The West accounts for a disproportionate share of world income because it has already passed through capitalist development. Now that Asia is becoming capitalist, it will return to the center of the world economy, where it was in the early nineteenth century. Current currency crises are only blips on the screen. Asia's miracle transpired not because of shrewd industrial policy or great leaps forward but because countries attracted foreign investment and moved up the development ladder one rung at a time. But ahead lies the challenge, particularly for India and China, of establishing modern governments.

Steven Radelet is an Institute Associate at the Harvard Institute for International Development. Jeffrey Sachs is the Director of HIID and Galen L. Stone Professor of International Trade at Harvard University.
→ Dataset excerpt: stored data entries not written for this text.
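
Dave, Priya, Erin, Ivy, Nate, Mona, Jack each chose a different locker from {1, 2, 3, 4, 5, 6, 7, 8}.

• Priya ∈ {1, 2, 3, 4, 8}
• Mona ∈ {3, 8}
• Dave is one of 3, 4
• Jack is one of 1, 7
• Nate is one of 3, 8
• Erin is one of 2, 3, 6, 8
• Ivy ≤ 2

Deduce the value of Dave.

The 7 variables draw from only 7 values {1, 2, 3, 4, 6, 7, 8}, so each is used; only Erin can be 6, hence Erin = 6.
The 6 still-open variables together cover exactly {1, 2, 3, 4, 7, 8} — 6 values for 6 variables — and 7 appears only in Jack's list, so Jack = 7.
Nate and Mona share exactly the 2 values {3, 8}; by pigeonhole those values go to them, so strike 3, 8 from Dave, Priya.
So Dave = 4.

4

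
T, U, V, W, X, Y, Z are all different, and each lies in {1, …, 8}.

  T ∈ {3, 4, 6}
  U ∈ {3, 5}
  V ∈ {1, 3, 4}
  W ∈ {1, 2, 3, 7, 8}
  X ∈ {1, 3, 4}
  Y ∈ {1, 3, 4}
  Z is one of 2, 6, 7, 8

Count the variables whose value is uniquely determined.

2

V, X, Y share exactly the 3 values {1, 3, 4}; by pigeonhole those values go to them, so strike 1, 3, 4 from T, U, W.
T must be 6 (only option left). So Z can't be 6.
U must be 5 (only option left).
Determined: T=6, U=5. The other variables each still have more than one consistent value. That makes 2.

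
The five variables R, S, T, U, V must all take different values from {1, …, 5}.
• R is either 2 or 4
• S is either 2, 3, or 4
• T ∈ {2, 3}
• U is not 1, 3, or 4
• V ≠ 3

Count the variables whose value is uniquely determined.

2

The 5 variables together cover exactly {1, 2, 3, 4, 5} — 5 values for 5 variables — and 1 appears only in V's list, so V = 1.
The 4 still-open variables together cover exactly {2, 3, 4, 5} — 4 values for 4 variables — and 5 appears only in U's list, so U = 5.
Determined: U=5, V=1. The other variables each still have more than one consistent value. That makes 2.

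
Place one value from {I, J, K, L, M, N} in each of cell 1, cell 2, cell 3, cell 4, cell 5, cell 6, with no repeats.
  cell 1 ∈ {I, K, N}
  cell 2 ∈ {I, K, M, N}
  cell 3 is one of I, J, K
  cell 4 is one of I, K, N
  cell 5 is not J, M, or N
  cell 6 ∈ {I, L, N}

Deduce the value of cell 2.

The 6 variables draw from only 6 values {I, J, K, L, M, N}, so each is used; only cell 3 can be J, hence cell 3 = J.
The 5 still-open variables together cover exactly {I, K, L, M, N} — 5 values for 5 variables — and M appears only in cell 2's list, so cell 2 = M.

M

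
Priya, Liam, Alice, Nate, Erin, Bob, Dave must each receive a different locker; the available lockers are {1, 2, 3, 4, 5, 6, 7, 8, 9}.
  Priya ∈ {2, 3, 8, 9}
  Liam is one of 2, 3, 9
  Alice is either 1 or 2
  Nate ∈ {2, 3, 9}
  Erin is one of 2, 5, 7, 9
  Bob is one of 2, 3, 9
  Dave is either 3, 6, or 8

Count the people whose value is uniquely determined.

3

The 3 variables Liam, Nate, Bob are confined to {2, 3, 9}, which locks those values in; drop them from Priya, Alice, Erin, Dave.
That leaves Priya = 8. Strike 8 from Dave.
Alice has just one choice, so Alice = 1.
That leaves Dave = 6.
Determined: Priya=8, Alice=1, Dave=6. The other people each still have more than one consistent value. That makes 3.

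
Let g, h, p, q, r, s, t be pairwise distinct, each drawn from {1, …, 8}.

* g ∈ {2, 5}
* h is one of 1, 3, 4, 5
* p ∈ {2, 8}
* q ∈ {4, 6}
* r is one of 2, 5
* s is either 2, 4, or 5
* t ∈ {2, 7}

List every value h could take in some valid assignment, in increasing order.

The 2 variables g and r are confined to {2, 5}, which locks those values in; drop them from h, p, s, t.
p must be 8 (only option left).
That leaves s = 4. Eliminate 4 elsewhere: h, q.
t must be 7 (only option left).
That leaves q = 6.
No further eliminations apply; h can still be any of 1, 3.

1, 3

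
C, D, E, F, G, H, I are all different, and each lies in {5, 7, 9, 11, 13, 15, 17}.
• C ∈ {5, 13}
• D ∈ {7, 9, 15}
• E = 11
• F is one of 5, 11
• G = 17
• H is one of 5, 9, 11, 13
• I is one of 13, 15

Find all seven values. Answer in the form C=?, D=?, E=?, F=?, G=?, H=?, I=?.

C=13, D=7, E=11, F=5, G=17, H=9, I=15

E's domain is down to {11}, so E = 11. So F, H can't be 11.
F has just one choice, so F = 5. So C, H can't be 5.
G must be 17 (only option left).
That leaves C = 13. Strike 13 from H, I.
H's domain is down to {9}, so H = 9. So D can't be 9.
I has just one choice, so I = 15. Remove 15 from D.
That leaves D = 7.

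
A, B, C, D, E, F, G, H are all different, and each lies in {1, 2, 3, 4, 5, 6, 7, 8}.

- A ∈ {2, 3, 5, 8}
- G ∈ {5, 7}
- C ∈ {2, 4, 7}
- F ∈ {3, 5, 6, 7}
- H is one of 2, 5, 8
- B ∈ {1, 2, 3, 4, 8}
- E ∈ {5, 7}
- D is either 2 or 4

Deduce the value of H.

8

Among the 8 variables, 1 fits only B (and all 8 values in {1, 2, 3, 4, 5, 6, 7, 8} must be used), so B = 1.
The 7 still-open variables draw from only 7 values {2, 3, 4, 5, 6, 7, 8}, so each is used; only F can be 6, hence F = 6.
The 6 still-open variables together cover exactly {2, 3, 4, 5, 7, 8} — 6 values for 6 variables — and 3 appears only in A's list, so A = 3.
The 5 still-open variables together cover exactly {2, 4, 5, 7, 8} — 5 values for 5 variables — and 8 appears only in H's list, so H = 8.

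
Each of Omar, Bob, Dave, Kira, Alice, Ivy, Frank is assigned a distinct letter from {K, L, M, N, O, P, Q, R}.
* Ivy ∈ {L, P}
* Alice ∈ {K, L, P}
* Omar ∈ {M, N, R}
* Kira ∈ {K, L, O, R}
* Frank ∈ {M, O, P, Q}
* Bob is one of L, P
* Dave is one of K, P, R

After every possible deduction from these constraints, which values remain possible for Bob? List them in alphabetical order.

L, P

Bob and Ivy between them cover only {L, P} — a naked pair. Remove those values from Dave, Kira, Alice, Frank.
Alice must be K (only option left). So Dave, Kira can't be K.
Dave must be R (only option left). So Omar, Kira can't be R.
Kira must be O (only option left). Remove O from Frank.
No further eliminations apply; Bob can still be any of L, P.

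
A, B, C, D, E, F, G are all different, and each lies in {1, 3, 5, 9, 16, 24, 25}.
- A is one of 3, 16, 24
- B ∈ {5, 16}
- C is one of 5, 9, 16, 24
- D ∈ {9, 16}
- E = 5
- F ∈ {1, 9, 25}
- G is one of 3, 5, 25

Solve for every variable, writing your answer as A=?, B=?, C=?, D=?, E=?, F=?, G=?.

A=3, B=16, C=24, D=9, E=5, F=1, G=25

E's domain is down to {5}, so E = 5. Strike 5 from B, C, G.
That leaves B = 16. Remove 16 from A, C, D.
That leaves D = 9. Strike 9 from C, F.
C's domain is down to {24}, so C = 24. Eliminate 24 elsewhere: A.
That leaves A = 3. Strike 3 from G.
G must be 25 (only option left). Remove 25 from F.
F must be 1 (only option left).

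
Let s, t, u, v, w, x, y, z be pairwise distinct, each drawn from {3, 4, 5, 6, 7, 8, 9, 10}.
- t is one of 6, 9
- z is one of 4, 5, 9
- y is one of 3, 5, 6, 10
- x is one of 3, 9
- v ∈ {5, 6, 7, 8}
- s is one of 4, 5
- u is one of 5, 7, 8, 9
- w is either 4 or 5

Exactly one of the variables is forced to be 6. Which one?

t

The 8 variables together cover exactly {3, 4, 5, 6, 7, 8, 9, 10} — 8 values for 8 variables — and 10 appears only in y's list, so y = 10.
Among the 7 still-open variables, 3 fits only x (and all 7 values in {3, 4, 5, 6, 7, 8, 9} must be used), so x = 3.
s and w share exactly the 2 values {4, 5}; by pigeonhole those values go to them, so strike 4, 5 from u, v, z.
z's domain is down to {9}, so z = 9. So t, u can't be 9.
So 6 goes to t.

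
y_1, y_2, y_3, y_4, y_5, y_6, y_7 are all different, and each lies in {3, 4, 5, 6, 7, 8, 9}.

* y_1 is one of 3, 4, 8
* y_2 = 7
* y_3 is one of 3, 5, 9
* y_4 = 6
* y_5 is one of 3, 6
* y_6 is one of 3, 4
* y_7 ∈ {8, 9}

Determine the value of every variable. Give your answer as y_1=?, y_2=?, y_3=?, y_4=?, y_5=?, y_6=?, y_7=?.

y_1=8, y_2=7, y_3=5, y_4=6, y_5=3, y_6=4, y_7=9

y_2 has just one choice, so y_2 = 7.
y_4 has just one choice, so y_4 = 6. Remove 6 from y_5.
That leaves y_5 = 3. So y_1, y_3, y_6 can't be 3.
y_6's domain is down to {4}, so y_6 = 4. Strike 4 from y_1.
y_1 must be 8 (only option left). Strike 8 from y_7.
y_7 has just one choice, so y_7 = 9. Remove 9 from y_3.
y_3 has just one choice, so y_3 = 5.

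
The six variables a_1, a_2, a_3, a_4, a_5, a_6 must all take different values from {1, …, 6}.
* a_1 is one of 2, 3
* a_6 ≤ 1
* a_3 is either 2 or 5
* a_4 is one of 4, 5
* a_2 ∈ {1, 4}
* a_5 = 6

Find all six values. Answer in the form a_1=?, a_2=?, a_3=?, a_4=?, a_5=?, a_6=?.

a_1=3, a_2=4, a_3=2, a_4=5, a_5=6, a_6=1

a_5's domain is down to {6}, so a_5 = 6.
a_6's domain is down to {1}, so a_6 = 1. Remove 1 from a_2.
a_2's domain is down to {4}, so a_2 = 4. Remove 4 from a_4.
a_4 must be 5 (only option left). So a_3 can't be 5.
a_3 must be 2 (only option left). Strike 2 from a_1.
That leaves a_1 = 3.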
CAPITALISM LEAVES ITS WESTERN ENCLAVE

Beginning in the early 1500s, for more than four centuries now, the West has been ascendant in the world economy. With but 14 percent of the world's population in 1820, Western Europe and four colonial offshoots of Great Britain (Australia, Canada, New Zealand, and the United States) had already achieved around 25 percent of world income. By 1950, after a century and a half of Western industrialization, their income share had soared to 56 percent, while their population share hovered around 17 percent. Asia, with 66 percent of the world's population, had a meager 19 percent of world income, compared with 58 percent in 1820. In 1950, however, one of the great changes of modern history began, with the rapid growth of many Asian economies. By 1992, fueled by high growth rates, Asia's share of world income had risen to 33 percent. This tidal shift is likely to continue, with Asia reemerging by the early 21st century as the world's center of economic activity.

Asia's sudden ascent has become something of a Rorschach test for the economics profession and the foreign policy community. For some, Asia's rapid growth is an economic miracle that calls for a reevaluation of Western economic strategies. For others, such as the MIT economist Paul Krugman, writing in the November/December 1994 Foreign Affairs, the rapid growth has looked hollow. Not only has there been no miracle, but there was reason to believe that Asian growth might display weaknesses similar to those of the period of rapid Soviet growth in the 1950s and 1960s. These doubts seemed to find support in the sudden, sharp currency crises that gripped several high-flying Southeast Asian economies (especially Indonesia, Malaysia, the Philippines, and Thailand) in mid-1997. Even money managers formerly enamored of the region decried underlying institutional weaknesses, including corruption, nepotism, populist policies, and insufficient banking regulation.